The $\text{pH}$ and $\text{pOH}$ of $\text{3}\text{.5}\times {\text{10}}^{\text{-4}}\text{M}{\text{HClO}}_{\text{4}}(aq)$ is $4.15$ and $9.85$ respectively.

Explanation of Solution

Concentration of perchloric acid after dilution is calculated as shown below;

    $\begin{array}{c}{C}_{initial}{V}_{initial}=C_{final}{V}_{final}\\ (\text{3}\text{.5}\times {\text{10}}^{\text{-4}}\text{M)(5}\text{.00}\text{mL)=}{C}_{final}(25.0\text{mL})\\ C_{final}=\frac{(\text{3}\text{.5}\times {\text{10}}^{\text{-4}}\text{M)(5}\text{.00}\text{mL)}}{25.0\text{mL}}\\ =\text{0}\text{.7}\times {\text{10}}^{\text{-4}}\text{M}\end{array}$

Therefore, $\text{0}\text{.7}\times {\text{10}}^{\text{-4}}\text{M}$ of perchloric gives $\text{0}\text{.7}\times {\text{10}}^{\text{-4}}\text{M}$ of hydronium ions.  Hence, the concentration of hydronium ion is $\text{0}\text{.7}\times {\text{10}}^{\text{-4}}\text{M}$.

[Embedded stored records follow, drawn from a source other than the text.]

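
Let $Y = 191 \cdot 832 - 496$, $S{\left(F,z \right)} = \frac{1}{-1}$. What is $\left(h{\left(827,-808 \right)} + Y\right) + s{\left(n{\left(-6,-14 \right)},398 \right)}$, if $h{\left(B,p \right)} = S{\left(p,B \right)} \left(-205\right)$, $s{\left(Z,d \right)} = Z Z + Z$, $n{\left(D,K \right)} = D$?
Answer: $158651$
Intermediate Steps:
$S{\left(F,z \right)} = -1$
$s{\left(Z,d \right)} = Z + Z^{2}$ ($s{\left(Z,d \right)} = Z^{2} + Z = Z + Z^{2}$)
$h{\left(B,p \right)} = 205$ ($h{\left(B,p \right)} = \left(-1\right) \left(-205\right) = 205$)
$Y = 158416$ ($Y = 158912 - 496 = 158416$)
$\left(h{\left(827,-808 \right)} + Y\right) + s{\left(n{\left(-6,-14 \right)},398 \right)} = \left(205 + 158416\right) - 6 \left(1 - 6\right) = 158621 - -30 = 158621 + 30 = 158651$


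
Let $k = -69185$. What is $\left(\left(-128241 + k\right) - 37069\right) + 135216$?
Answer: $-99279$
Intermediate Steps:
$\left(\left(-128241 + k\right) - 37069\right) + 135216 = \left(\left(-128241 - 69185\right) - 37069\right) + 135216 = \left(-197426 - 37069\right) + 135216 = -234495 + 135216 = -99279$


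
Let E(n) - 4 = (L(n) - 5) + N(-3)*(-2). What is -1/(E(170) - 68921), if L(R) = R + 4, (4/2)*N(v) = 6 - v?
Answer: 1/68757 ≈ 1.4544e-5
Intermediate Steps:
N(v) = 3 - v/2 (N(v) = (6 - v)/2 = 3 - v/2)
L(R) = 4 + R
E(n) = -6 + n (E(n) = 4 + (((4 + n) - 5) + (3 - ½*(-3))*(-2)) = 4 + ((-1 + n) + (3 + 3/2)*(-2)) = 4 + ((-1 + n) + (9/2)*(-2)) = 4 + ((-1 + n) - 9) = 4 + (-10 + n) = -6 + n)
-1/(E(170) - 68921) = -1/((-6 + 170) - 68921) = -1/(164 - 68921) = -1/(-68757) = -1*(-1/68757) = 1/68757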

The $\text{pH}$ of the perchloric acid solution is calculated as shown below;

    $\begin{array}{c}\text{pH}=-\log [{\text{H}}_{\text{3}}{\text{O}}^{+}]\\ =-\log (\text{0}\text{.7}\times {\text{10}}^{\text{-4}})\\ =4.15\end{array}$

Hence, the $\text{pH}$ of perchloric acid solution is $4.15$.

The $\text{pOH}$ of the solution can be calculated using the formula of $\text{pH}$ as follows:

    $\begin{array}{c}\text{pH}+\text{pOH}=14\\ \text{pOH}=14-\text{pH}\\ \text{=14}-4.15\\ =9.85\end{array}$

Hence, the $\text{pOH}$ of perchloric acid solution is $9.85$.